Yesterday's tragic Concorde crash at Charles de Gaulle had eerie parallels with a similar crash 27 years ago. The earlier accident involved the second production Tu-144 - Russia's first supersonic airliner, and an aircraft so similar to the Anglo-French supersonic jetliner that it was actually nicknamed 'Concordski'. Both aircraft crashed within eight kilometres of each other - the Air France Concorde at Gonesse, the Tupolev at nearby Goussainville.

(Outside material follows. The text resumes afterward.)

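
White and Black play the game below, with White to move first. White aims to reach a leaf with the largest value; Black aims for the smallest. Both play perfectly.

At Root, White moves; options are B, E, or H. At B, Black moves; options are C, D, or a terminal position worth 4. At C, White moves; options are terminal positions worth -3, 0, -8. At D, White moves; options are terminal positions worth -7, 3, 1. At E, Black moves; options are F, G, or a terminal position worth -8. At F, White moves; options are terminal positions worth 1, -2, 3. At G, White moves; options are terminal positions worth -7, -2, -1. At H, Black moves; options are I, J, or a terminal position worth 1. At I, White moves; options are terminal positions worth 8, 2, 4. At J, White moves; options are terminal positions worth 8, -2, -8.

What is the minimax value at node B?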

The Tu-144 was making a demonstration flight during the 1973 Paris Air Salon, participating in the same flying programme as a Concorde prototype. As the show wore on, it became clear that Concorde was giving more impressive displays, and on the final day of the show, Tupolev OKB test pilot Mikhail Koslov decided to pull out all the stops. The display was aggressively flown from the take off. Trying to emulate Concorde's show-stopping low pass and steep climb, Koslov made an extremely fast pass at very low level, before reefing the aircraft into a near-vertical climbing turn. Watched by thousands the Tu-144 suddenly seemed to falter, descending steeply and turning sharply to the left. As the aircraft pulled out of its dive it began to break up, losing its starboard outer wing and then the tailfin. The aircraft reared up and then snap-rolled onto its back, breaking up as it did so. The fuel tanks in the massive Delta wings ruptured and one of the three falling sections began to burn. Most of the wreckage fell on Goussainville, tearing the roofs off ten homes and setting buildings ablaze. Nine people on the ground lost their lives, along with Koslov and his five crew-members. The USSR never published an accident report, but later intimated that the aircraft had been over-stressed as the pilot manoeuvred hard to avoid a prying Armee de l'Air Mirage.